Kültür-sanat

Tarihi su değirmeni: 150 yıldır mısır öğütmeye devam ediyor

Akçakoca'daki tarihi su değirmeni, üç kuşaktır Küçük ailesi tarafından işletiliyor ve GDO'suz yerli mısır ununa artan ilgi sayesinde yeniden popülerlik kazanıyor

Abone Ol

Düzce'nin Akçakoca ilçesinde, Edilli Deresi'nin kenarında yer alan tarihi su değirmeni, 150 yılı aşkın bir süredir kesintisiz olarak mısır öğütmeye devam ediyor. Nesilden nesile aktarılan bu miras, hem bölgenin tarımsal kültürünün bir parçası hem de doğayla iç içe bir yaşamın simgesi.

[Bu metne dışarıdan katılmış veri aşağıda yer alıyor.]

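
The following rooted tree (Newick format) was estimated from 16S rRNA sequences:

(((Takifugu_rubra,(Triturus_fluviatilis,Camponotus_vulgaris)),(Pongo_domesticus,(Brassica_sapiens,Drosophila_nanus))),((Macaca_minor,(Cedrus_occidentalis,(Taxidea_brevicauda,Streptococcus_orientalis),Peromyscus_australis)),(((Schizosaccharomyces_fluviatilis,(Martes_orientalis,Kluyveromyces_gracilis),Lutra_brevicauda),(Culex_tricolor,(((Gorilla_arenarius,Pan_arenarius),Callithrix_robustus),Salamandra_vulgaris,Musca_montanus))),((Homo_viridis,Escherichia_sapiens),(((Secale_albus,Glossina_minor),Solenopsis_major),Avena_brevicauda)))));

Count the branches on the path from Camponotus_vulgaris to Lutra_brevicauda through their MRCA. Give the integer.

9

The MRCA of Camponotus_vulgaris and Lutra_brevicauda is the root of the tree.
From Camponotus_vulgaris up to that node: 4 branches. From Lutra_brevicauda up to the same node: 5 branches. Total: 4 + 5 = 9.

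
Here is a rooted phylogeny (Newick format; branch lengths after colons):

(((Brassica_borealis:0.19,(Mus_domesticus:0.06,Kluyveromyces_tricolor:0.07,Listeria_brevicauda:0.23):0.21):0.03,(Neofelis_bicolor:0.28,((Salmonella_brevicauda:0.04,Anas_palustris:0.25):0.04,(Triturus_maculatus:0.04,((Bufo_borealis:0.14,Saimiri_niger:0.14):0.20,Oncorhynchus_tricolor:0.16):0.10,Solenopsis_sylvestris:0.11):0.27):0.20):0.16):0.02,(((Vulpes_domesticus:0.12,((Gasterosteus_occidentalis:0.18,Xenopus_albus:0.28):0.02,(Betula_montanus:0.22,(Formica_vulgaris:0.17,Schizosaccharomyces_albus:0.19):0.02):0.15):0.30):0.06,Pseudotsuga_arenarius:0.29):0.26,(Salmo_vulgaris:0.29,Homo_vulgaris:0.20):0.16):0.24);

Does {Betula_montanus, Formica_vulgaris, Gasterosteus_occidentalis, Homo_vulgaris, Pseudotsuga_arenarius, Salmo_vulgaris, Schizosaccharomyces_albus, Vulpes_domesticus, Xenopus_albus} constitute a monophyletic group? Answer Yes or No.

The most recent common ancestor of these taxa subtends (((Vulpes_domesticus,((Gasterosteus_occidentalis,Xenopus_albus),(Betula_montanus,(Formica_vulgaris,Schizosaccharomyces_albus)))),Pseudotsuga_arenarius),(Salmo_vulgaris,Homo_vulgaris)).
That clade has exactly 9 tips — every listed taxon and nothing else — so the group is monophyletic.

Yes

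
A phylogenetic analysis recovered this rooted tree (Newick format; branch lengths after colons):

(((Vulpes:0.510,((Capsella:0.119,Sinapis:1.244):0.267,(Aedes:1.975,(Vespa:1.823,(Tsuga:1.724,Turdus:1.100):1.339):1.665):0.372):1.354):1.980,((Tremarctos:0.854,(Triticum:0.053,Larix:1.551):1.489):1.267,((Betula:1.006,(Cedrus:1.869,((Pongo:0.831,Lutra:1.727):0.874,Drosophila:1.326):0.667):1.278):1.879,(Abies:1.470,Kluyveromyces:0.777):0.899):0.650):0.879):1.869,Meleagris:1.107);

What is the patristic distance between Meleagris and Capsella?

6.696

The path runs Meleagris → … → MRCA → … → Capsella; the MRCA is the root of the tree.
Branch lengths along that path: 1.107 + 1.869 + 1.980 + 1.354 + 0.267 + 0.119 = 6.696.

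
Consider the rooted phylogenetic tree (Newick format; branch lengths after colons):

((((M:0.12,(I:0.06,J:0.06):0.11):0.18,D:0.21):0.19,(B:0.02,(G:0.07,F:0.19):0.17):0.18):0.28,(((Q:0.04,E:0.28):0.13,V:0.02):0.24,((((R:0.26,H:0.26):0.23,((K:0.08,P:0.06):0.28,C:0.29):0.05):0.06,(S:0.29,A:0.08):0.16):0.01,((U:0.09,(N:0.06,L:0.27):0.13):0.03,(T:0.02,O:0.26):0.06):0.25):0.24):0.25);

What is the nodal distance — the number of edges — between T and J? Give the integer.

10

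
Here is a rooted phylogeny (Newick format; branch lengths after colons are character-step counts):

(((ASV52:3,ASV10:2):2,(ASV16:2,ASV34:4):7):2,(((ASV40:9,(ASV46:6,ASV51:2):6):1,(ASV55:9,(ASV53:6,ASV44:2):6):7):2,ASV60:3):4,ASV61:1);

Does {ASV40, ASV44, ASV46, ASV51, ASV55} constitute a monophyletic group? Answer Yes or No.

No

The MRCA of the listed taxa subtends ((ASV40,(ASV46,ASV51)),(ASV55,(ASV53,ASV44))).
That clade also contains ASV53, which is not in the proposed group, so the group is not monophyletic.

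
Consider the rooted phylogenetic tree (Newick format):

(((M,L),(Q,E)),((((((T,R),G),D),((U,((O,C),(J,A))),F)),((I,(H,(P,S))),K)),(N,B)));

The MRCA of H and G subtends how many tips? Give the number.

15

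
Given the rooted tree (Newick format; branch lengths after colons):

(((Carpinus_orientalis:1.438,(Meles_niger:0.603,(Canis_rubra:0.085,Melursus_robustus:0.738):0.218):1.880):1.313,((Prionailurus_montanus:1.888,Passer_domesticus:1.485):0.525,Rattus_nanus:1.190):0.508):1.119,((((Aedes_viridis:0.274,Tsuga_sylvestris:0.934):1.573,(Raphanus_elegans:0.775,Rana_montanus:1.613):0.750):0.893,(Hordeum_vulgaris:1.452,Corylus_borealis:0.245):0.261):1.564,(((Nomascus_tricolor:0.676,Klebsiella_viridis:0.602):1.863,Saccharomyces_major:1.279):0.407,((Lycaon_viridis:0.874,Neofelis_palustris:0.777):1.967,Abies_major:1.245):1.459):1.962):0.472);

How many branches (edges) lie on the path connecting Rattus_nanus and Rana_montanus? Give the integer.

8

The MRCA of Rattus_nanus and Rana_montanus is the root of the tree.
From Rattus_nanus up to that node: 3 branches. From Rana_montanus up to the same node: 5 branches. Total: 3 + 5 = 8.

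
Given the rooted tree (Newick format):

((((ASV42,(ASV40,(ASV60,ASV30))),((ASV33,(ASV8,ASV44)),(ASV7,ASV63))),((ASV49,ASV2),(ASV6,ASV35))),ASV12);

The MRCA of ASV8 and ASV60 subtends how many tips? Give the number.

9

The MRCA of ASV8 and ASV60 is the node subtending ((ASV42,(ASV40,(ASV60,ASV30))),((ASV33,(ASV8,ASV44)),(ASV7,ASV63))).
That clade contains 9 terminal taxa: ASV30, ASV33, ASV40, ASV42, ASV44, ASV60, ASV63, ASV7, ASV8.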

Değirmenin günümüzdeki sahibi Zafer Küçük, GDO'lu ürünlerin yaygınlaşmasının ardından yerli mısır ununa olan ilginin arttığını belirtiyor. "Değirmenin varlığı suyun akmaya devam ettiği sürece sürdüreceğim," diyor Küçük.
 

DEDEDEN TORUNA MİRAS

Değirmenin tarihi, 'Değirmenci Abdullah' olarak bilinen kişinin işletmesiyle başlıyor. Küçük, "Abdullah, yaklaşık 80 yıl bu değirmeni işletmiş. Ondan dedeme, dedemden de babama geçmiş. Şimdi ise bu miras bana kaldı," şeklinde aktarıyor.

SÜREKLİ ÇALIŞMA

Küçük, tarımın azalmasına rağmen Akçakoca'da balık ve mısır ekmeği tüketiminin sürdüğünü vurguluyor: "Mısır ekimi devam ettikçe, değirmen de çalışmaya devam edecek."

Değirmenin bakımına büyük önem veren Küçük, “Yemek yerken yaşlılar kabuklu bir şey tüketirken diş sorunları yaşayabiliyor. Değirmende de aşınma olabiliyor. Bu nedenle taşları yenileyip tırtıklayarak diş açıyorum. Bu sayede öğütme kapasitesini artırıyorum,” diyor.
 

ARTAN TALEP

Yerli mısır ununa olan talebin özellikle GDO'lu ürünlerin yaygınlaşmasıyla arttığını belirten Küçük, "Köyde yetişen mısırın ununu arayan insanlar var. Eskiden her yer mısır tarlasıydı," diye ekliyor.

Mısır sezonunun eylül ayında başladığını ve aralık ayına kadar devam ettiğini belirten Küçük, bu süreçte değirmenin durmaksızın çalıştığını da sözlerine ekliyor. Akçakoca'daki bu tarihi su değirmeni, hem geçmişin izlerini taşımaya devam ediyor hem de günümüz tüketim alışkanlıklarına yanıt veriyor.